Unorganized territory in Minnesota, US

Clear Creek is an unorganized territory in Carlton County, Minnesota, United States, located near Holyoke. The population was 140 at the 2020 census.

==Geography==
According to the United States Census Bureau, the unorganized territory has a total area of 36.6 square miles (94.8 km^{2}), of which 36.5 square miles (94.4 km^{2}) is land and 0.2 square mile (0.4 km^{2}) of it (0.44%) is water.

==Demographics==
As of the census of 2000, there were 118 people, 48 households, and 33 families residing in the unorganized territory. The population density was 3.2 PD/sqmi. There were 132 housing units at an average density of 3.6 /sqmi. The racial makeup of the unorganized territory was 96.61% White, and 3.39% from two or more races.

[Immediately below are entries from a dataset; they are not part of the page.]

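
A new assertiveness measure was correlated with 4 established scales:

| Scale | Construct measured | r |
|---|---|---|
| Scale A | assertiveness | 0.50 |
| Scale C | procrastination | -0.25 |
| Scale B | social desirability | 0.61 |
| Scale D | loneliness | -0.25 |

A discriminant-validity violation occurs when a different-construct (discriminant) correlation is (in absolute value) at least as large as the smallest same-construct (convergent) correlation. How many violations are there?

Convergent (same construct = assertiveness): Scale A.
Smallest convergent = 0.50. Discriminant |r|: 0.25, 0.61, 0.25; count ≥ 0.50 → 1.

1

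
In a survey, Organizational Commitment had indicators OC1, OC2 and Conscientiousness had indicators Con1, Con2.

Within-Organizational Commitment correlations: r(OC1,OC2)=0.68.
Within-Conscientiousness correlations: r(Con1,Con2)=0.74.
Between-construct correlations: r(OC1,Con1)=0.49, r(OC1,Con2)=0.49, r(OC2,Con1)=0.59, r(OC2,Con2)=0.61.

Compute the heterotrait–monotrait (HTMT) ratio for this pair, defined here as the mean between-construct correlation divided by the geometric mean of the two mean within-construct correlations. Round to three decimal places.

Mean heterotrait r = 2.18/4 = 0.5450.
Mean within-OC = 0.68/1 = 0.6800; mean within-Con = 0.74/1 = 0.7400.
Geometric mean = √(0.6800 × 0.7400) = 0.7094.
HTMT = 0.5450 / 0.7094 = 0.768.

0.768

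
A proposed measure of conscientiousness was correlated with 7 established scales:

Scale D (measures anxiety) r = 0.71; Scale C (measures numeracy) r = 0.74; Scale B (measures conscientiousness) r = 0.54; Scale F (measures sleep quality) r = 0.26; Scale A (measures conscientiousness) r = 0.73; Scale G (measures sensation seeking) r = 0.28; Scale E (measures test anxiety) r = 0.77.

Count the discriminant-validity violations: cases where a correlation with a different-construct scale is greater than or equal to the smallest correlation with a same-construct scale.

Convergent (same construct = conscientiousness): Scale B, Scale A.
Smallest convergent = 0.54. Discriminant values: 0.71, 0.74, 0.26, 0.28, 0.77; count ≥ 0.54 → 3.

3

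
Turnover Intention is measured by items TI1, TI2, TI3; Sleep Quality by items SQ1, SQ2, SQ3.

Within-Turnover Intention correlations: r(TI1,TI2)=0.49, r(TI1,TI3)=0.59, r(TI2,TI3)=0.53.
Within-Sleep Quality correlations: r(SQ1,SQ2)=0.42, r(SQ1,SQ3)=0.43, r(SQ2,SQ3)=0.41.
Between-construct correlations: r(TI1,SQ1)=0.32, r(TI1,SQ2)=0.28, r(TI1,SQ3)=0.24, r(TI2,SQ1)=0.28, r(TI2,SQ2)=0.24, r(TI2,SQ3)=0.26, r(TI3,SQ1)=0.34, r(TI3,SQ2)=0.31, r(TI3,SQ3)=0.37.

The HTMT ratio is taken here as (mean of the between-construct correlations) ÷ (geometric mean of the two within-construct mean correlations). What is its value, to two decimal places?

0.62

Mean heterotrait r = 2.64/9 = 0.2933.
Mean within-TI = 1.61/3 = 0.5367; mean within-SQ = 1.26/3 = 0.4200.
Geometric mean = √(0.5367 × 0.4200) = 0.4748.
HTMT = 0.2933 / 0.4748 = 0.62.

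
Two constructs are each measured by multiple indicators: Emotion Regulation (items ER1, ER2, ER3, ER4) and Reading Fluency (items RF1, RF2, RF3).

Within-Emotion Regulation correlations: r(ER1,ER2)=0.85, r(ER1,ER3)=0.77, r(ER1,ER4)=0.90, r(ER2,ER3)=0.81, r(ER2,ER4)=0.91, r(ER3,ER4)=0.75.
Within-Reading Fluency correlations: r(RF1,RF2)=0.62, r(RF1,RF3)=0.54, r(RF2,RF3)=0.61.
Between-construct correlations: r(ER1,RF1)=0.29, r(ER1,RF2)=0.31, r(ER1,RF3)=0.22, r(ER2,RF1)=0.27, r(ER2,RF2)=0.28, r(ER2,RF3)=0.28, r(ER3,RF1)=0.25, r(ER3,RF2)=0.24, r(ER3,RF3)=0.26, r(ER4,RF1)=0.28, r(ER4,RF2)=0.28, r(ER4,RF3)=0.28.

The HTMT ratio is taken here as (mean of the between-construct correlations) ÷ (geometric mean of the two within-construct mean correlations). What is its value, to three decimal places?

0.385

Mean between = 3.24/12 = 0.2700.
Mean within-ER = 4.99/6 = 0.8317; mean within-RF = 1.77/3 = 0.5900.
Geometric mean = √(0.8317 × 0.5900) = 0.7005.
HTMT = 0.2700 / 0.7005 = 0.385.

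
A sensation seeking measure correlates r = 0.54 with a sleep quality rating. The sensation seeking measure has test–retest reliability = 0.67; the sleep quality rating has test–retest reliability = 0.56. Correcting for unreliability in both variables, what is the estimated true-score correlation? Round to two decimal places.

r_true = r_obs / √(r_xx · r_yy) = 0.54 / √(0.67 × 0.56) = 0.54 / √0.3752 = 0.54 / 0.6125 ≈ 0.88.

0.88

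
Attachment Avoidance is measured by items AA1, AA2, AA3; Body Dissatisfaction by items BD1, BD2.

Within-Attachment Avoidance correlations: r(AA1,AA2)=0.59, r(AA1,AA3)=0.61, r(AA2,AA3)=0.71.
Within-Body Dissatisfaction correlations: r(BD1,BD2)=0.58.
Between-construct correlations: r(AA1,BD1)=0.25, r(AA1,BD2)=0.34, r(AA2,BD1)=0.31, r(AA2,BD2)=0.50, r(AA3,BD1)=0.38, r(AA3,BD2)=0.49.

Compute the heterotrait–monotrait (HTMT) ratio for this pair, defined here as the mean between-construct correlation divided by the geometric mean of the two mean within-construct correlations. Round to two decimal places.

Mean between = 2.27/6 = 0.3783.
Mean within-AA = 1.91/3 = 0.6367; mean within-BD = 0.58/1 = 0.5800.
Geometric mean = √(0.6367 × 0.5800) = 0.6077.
HTMT = 0.3783 / 0.6077 = 0.62.

0.62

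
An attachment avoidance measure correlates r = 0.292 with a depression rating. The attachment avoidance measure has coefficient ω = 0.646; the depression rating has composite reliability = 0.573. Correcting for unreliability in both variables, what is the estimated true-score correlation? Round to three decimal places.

0.480

r_true = r_obs / √(r_xx · r_yy) = 0.292 / √(0.646 × 0.573) = 0.292 / √0.370158 = 0.292 / 0.6084 ≈ 0.480.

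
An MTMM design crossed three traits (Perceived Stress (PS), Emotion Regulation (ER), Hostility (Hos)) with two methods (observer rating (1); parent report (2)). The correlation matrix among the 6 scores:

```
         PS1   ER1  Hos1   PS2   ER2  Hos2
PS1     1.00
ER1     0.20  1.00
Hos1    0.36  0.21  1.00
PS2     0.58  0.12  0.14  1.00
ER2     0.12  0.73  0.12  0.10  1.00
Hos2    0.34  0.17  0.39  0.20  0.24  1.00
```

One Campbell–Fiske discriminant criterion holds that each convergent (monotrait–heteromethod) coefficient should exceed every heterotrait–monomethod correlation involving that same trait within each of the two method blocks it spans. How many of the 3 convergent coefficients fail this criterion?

Checking each validity diagonal entry against its comparison values:
PS (methods 1·2): 0.58 vs {0.20, 0.10, 0.36, 0.20} → pass.
ER (methods 1·2): 0.73 vs {0.20, 0.10, 0.21, 0.24} → pass.
Hos (methods 1·2): 0.39 vs {0.36, 0.20, 0.21, 0.24} → pass.
0 of 3 fail.

0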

There were 48 households, of which 27.1% had children under the age of 18 living with them, 56.3% were married couples living together, 6.3% had a female householder with no husband present, and 29.2% were non-families. 20.8% of all households were made up of individuals, and 2.1% had someone living alone who was 65 years of age or older. The average household size was 2.46 and the average family size was 2.82.

In the unorganized territory the population was spread out, with 23.7% under the age of 18, 4.2% from 18 to 24, 38.1% from 25 to 44, 24.6% from 45 to 64, and 9.3% who were 65 years of age or older. The median age was 40 years. For every 100 females, there were 136.0 males. For every 100 females age 18 and over, there were 125.0 males.

The median income for a household in the unorganized territory was $36,250, and the median income for a family was $40,833. Males had a median income of $41,250 versus $22,500 for females. The per capita income for the unorganized territory was $29,610. There were no families and 3.2% of the population living below the poverty line, including no under eighteens and 10.0% of those over 64.